We evaluate models trained on auxiliary tasks in Bavarian, and compare joint multi-task learning with intermediate-task training.
We find that the included auxiliary tasks have a more positive effect on slot filling than intent classification, and that intermediate-task training yields more consistent performance gains.

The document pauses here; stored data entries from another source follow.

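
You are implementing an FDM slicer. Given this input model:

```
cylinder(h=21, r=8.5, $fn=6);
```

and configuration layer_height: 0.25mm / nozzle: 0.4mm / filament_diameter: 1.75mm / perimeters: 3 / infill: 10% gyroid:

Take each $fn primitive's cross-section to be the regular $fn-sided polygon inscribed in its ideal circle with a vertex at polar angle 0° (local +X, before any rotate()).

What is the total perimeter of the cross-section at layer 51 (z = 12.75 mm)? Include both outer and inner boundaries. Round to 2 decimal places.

51.00 mm

At z = 12.75 mm: the r=8.5 cylinder contributes a regular 6-gon of circumradius 8.5 (perimeter = 2·6·8.500·sin(180°/6) = 51.00 mm). Overall, the cross-section is a single solid region. Total boundary length (outer) = 51.00 mm.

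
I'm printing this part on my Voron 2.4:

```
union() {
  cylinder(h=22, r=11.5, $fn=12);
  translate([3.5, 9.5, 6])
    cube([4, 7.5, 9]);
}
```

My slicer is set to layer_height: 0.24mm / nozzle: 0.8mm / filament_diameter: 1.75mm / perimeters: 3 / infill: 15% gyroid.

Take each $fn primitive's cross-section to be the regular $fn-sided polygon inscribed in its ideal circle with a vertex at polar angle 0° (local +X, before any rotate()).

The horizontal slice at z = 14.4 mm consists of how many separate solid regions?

At z = 14.4 mm: the r=11.5 cylinder contributes a regular 12-gon of circumradius 11.5; the cube at (3.5, 9.5) is present — its section is the full 4×7.5 rectangle; Combining (union): the regions partially overlap (shared area 1.82 mm²), so overlapping operands fuse into one piece — 1 connected region. The result has 1 disconnected region.

1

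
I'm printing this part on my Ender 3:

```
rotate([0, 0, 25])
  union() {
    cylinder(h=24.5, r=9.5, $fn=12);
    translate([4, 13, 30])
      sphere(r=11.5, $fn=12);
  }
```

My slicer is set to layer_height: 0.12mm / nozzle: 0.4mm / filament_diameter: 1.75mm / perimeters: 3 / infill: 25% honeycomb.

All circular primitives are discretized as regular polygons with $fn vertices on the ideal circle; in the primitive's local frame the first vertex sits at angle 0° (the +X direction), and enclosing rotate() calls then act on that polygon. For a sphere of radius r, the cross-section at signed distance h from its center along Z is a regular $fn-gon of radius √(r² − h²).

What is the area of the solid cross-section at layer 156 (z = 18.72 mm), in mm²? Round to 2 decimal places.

285.78 mm²

At z = 18.72 mm: the r=9.5 cylinder gives a regular 12-gon of circumradius 9.5 (constant along its height) (area = (12/2)·9.500²·sin(360°/12) = 270.75 mm²); the r=11.5 sphere at (4, 13) contributes a regular 12-gon of circumradius √(11.5²−11.28²) = 2.239 (area = (12/2)·2.239²·sin(360°/12) = 15.03 mm²); Taking the union: the 2 present regions are separate (no shared area or edge), so areas and boundary lengths simply add and each stays a separate island — area = 285.78 mm²; (rotated 25° about Z; rotation is an isometry so areas/perimeters/island counts are preserved). Overall, the cross-section has 2 separate islands. Net area = 285.78 mm².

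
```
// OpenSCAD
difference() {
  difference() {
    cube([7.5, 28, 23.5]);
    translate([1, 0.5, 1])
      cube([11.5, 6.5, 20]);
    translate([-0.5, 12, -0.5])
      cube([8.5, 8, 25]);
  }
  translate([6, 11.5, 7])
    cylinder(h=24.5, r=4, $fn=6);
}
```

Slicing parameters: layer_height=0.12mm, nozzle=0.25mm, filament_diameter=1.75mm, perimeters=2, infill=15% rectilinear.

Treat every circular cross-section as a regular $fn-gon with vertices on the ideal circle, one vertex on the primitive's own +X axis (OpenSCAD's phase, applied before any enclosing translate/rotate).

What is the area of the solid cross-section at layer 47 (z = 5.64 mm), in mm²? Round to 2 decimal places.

107.75 mm²

At z = 5.64 mm: the cube is present — its section is the full 7.5×28 rectangle (area 210.00 mm²); the cube at (1, 0.5) (footprint 11.5×6.5) is included at this height (area 74.75 mm²); the cube at (-0.5, 12) is present — its section is the full 8.5×8 rectangle (area 68.00 mm²); Subtracting the remaining from the first: starting from the 7.5×28 cube (210.00 mm²), the 11.5×6.5 cube at (1, 0.5) partially overlaps it — only the 42.25 mm² overlap (of its 74.75 mm²) is removed, clipping the outline; the 8.5×8 cube at (-0.5, 12) partially overlaps it — only the 60.00 mm² overlap (of its 68.00 mm²) is removed, clipping the outline — area = 107.75 mm²; the cylinder at (6, 11.5) is absent (z outside [7, 31.5]); After the difference (first − rest): none of the subtracted shapes is present at this height, so that combined region is unchanged — area = 107.75 mm². Overall, the cross-section has 2 separate islands. Net area = 107.75 mm².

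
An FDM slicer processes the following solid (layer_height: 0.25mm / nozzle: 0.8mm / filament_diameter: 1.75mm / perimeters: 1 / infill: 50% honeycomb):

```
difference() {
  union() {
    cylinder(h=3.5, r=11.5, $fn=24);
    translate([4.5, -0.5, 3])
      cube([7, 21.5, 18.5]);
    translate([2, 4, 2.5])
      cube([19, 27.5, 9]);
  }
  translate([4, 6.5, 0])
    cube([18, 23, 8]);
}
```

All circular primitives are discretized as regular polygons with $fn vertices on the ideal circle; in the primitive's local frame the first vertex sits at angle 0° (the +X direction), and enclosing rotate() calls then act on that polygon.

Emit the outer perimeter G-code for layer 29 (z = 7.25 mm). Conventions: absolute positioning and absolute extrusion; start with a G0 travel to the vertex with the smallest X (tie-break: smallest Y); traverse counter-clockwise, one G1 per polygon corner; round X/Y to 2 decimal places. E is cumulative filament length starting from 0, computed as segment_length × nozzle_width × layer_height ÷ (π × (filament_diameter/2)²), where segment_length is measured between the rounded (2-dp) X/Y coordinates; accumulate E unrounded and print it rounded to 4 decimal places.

At z = 7.25 mm: the cylinder does not reach this height (z outside [0, 3.5]); the cube at (4.5, -0.5) is present — its section is the full 7×21.5 rectangle; the 19×27.5 cube at (2, 4) contributes its full rectangle; Taking the union: the regions partially overlap (shared area 119.00 mm²), so overlapping operands fuse into one piece — 1 connected region; the cube at (4, 6.5) (footprint 18×23) is included at this height; Taking the first minus the rest: starting from that combined region, the 18×23 cube at (4, 6.5) partially overlaps it — only the 391.00 mm² overlap (of its 414.00 mm²) is removed, clipping the outline — 1 connected region. The outline is a single polygon with 12 vertices. Extrusion per mm of travel: 0.8 × 0.25 / (π × 0.875²) = 0.083150. Accumulating E over each segment gives final E = 11.3084.

G0 X2.00 Y4.00 Z7.25
G1 X4.50 Y4.00 E0.2079
G1 X4.50 Y-0.50 E0.5821
G1 X11.50 Y-0.50 E1.1641
G1 X11.50 Y4.00 E1.5383
G1 X21.00 Y4.00 E2.3282
G1 X21.00 Y6.50 E2.5361
G1 X4.00 Y6.50 E3.9496
G1 X4.00 Y29.50 E5.8621
G1 X21.00 Y29.50 E7.2757
G1 X21.00 Y31.50 E7.4420
G1 X2.00 Y31.50 E9.0218
G1 X2.00 Y4.00 E11.3084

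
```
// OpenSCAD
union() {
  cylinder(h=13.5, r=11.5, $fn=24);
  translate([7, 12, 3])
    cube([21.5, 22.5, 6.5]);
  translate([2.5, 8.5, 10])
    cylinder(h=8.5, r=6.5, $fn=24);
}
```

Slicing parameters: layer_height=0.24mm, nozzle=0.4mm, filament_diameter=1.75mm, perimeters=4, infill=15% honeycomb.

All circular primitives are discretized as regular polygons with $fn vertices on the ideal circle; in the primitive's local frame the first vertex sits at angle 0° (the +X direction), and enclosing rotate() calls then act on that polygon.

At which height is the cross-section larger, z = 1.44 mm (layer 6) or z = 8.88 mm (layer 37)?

Layer 6 (z = 1.44): the r=11.5 cylinder gives a regular 24-gon of circumradius 11.5 (constant along its height) (area = (24/2)·11.500²·sin(360°/24) = 410.75 mm²); the cube at (7, 12) is not intersected at this z (z outside [3, 9.5]); the cylinder at (2.5, 8.5) is not intersected at this z (z outside [10, 18.5]); Taking the union: only the r=11.5 cylinder is present, so the union is just that shape — area = 410.75 mm². So its area = 410.75 mm². Layer 37 (z = 8.88): the r=11.5 cylinder gives a regular 24-gon of circumradius 11.5 (constant along its height) (area = (24/2)·11.500²·sin(360°/24) = 410.75 mm²); the cube at (7, 12) is present — its section is the full 21.5×22.5 rectangle (area 483.75 mm²); the cylinder at (2.5, 8.5) does not reach this height (z outside [10, 18.5]); Taking the union: the 2 present regions are separate (no shared area or edge), so areas and boundary lengths simply add and each stays a separate island — area = 894.50 mm². So its area = 894.50 mm². Layer 37 is larger (894.50 vs 410.75 mm²).

layer 37 (z = 8.88 mm)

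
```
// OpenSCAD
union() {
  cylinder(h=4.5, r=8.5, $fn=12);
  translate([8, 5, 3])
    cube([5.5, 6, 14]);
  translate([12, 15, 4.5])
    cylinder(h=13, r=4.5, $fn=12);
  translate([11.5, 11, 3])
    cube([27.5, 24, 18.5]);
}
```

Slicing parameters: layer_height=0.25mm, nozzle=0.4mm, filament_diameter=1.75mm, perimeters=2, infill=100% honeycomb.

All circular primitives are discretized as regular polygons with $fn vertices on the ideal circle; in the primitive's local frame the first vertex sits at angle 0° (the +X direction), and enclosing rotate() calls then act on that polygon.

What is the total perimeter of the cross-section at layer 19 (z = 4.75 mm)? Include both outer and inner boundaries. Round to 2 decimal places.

At z = 4.75 mm: the cylinder does not reach this height (z outside [0, 4.5]); the cube at (8, 5) (footprint 5.5×6) is included at this height (perimeter 23.00 mm); the cylinder at (12, 15): section is a regular 12-gon, circumradius r=4.5 (perimeter = 2·12·4.500·sin(180°/12) = 27.95 mm); the cube at (11.5, 11) is present — its section is the full 27.5×24 rectangle (perimeter 103.00 mm); Merging all regions: the regions partially overlap (shared area 35.04 mm²), so the edge portions inside another operand are dropped and the merged outline is re-measured after clipping — boundary = 123.71 mm. Overall, the cross-section is a single solid region. Total boundary length (outer) = 123.71 mm.

123.71 mm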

- Score: 22.89563355840371
- License:
- Abstract: Reliable slot and intent detection (SID) is crucial in natural language understanding for applications like digital assistants. Encoder-only transformer models fine-tuned on high-resource languages generally perform well on SID. However, they struggle with dialectal data, where no standardized form exists and training data is scarce and costly to produce. We explore zero-shot transfer learning for SID, focusing on multiple Bavarian dialects, for which we release a new dataset for the Munich dialect. We evaluate models trained on auxiliary tasks in Bavarian, and compare joint multi-task learning with intermediate-task training. We also compare three types of auxiliary tasks: token-level syntactic tasks, named entity recognition (NER), and language modelling. We find that the included auxiliary tasks have a more positive effect on slot filling than intent classification (with NER having the most positive effect), and that intermediate-task training yields more consistent performance gains. Our best-performing approach improves intent classification performance on Bavarian dialects by 5.1 and slot filling F1 by 8.4 percentage points.